Click images to view enlarged pics

I bought a $25 pass for a week in the park, plus a fishing licence for $20 and headed down into the huge basin that is Yellowstone Park.

I followed the headwaters of the Clark’s Fork for a while, a beautiful small stream in meadowed valleys. Then on to the catchment of Soda Butte Creek (pron. soda bewt). Soda Butte and Clay Butte are massive mountains with heavily eroded steps up layer on layer, serious badland stuff. The Soda Butte creek has good fish, especially cuts.

It joins the Lamar. Now this is a stunning river, a wide rolling valley with this meandering, beautiful, open, gravelly stream.


Bison herds dot the plain and often a lone bull can be seen standing in the snowgrass landscape. Often they choose to use the road to relocate and the buffalo wander in and out across the road. You can almost put your hand out the window to touch them as they wander past.
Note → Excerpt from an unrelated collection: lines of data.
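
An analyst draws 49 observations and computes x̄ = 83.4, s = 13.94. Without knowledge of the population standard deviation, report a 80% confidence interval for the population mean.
(80.81, 85.99)

t-interval (σ unknown):
df = n - 1 = 48
t* = 1.299 for 80% confidence

Margin of error = t* · s/√n = 1.299 · 13.94/√49 = 2.59

CI: (80.81, 85.99)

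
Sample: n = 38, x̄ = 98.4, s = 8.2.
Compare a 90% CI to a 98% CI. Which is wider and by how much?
98% CI is wider by 1.98

df = 37
90% CI: t* = 1.687, (96.16, 100.64), width = 2 · t* · s/√n = 4.49
98% CI: t* = 2.431, (95.17, 101.63), width = 2 · t* · s/√n = 6.47

The 98% CI is wider by 6.47 - 4.49 = 1.98.
Higher confidence requires a wider interval.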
Slough Creek (pron. Slew) campground said “full” so I drove on to tower falls and booked two nights in the campground. It was safer in the campground than sleeping out on the roadside with the grizzly bears.


Having set up camp, I returned to Slough Creek. The lower section is preferable to the head of the valley and the camp ground where everyone else goes. I could happily die here. The first big wide flat pool about 400 metres off the road had rising fish. I changed to a dun and watched as a 2lb cut ate my fly. The fishing was like working backwaters to cruising fish, only with no cover.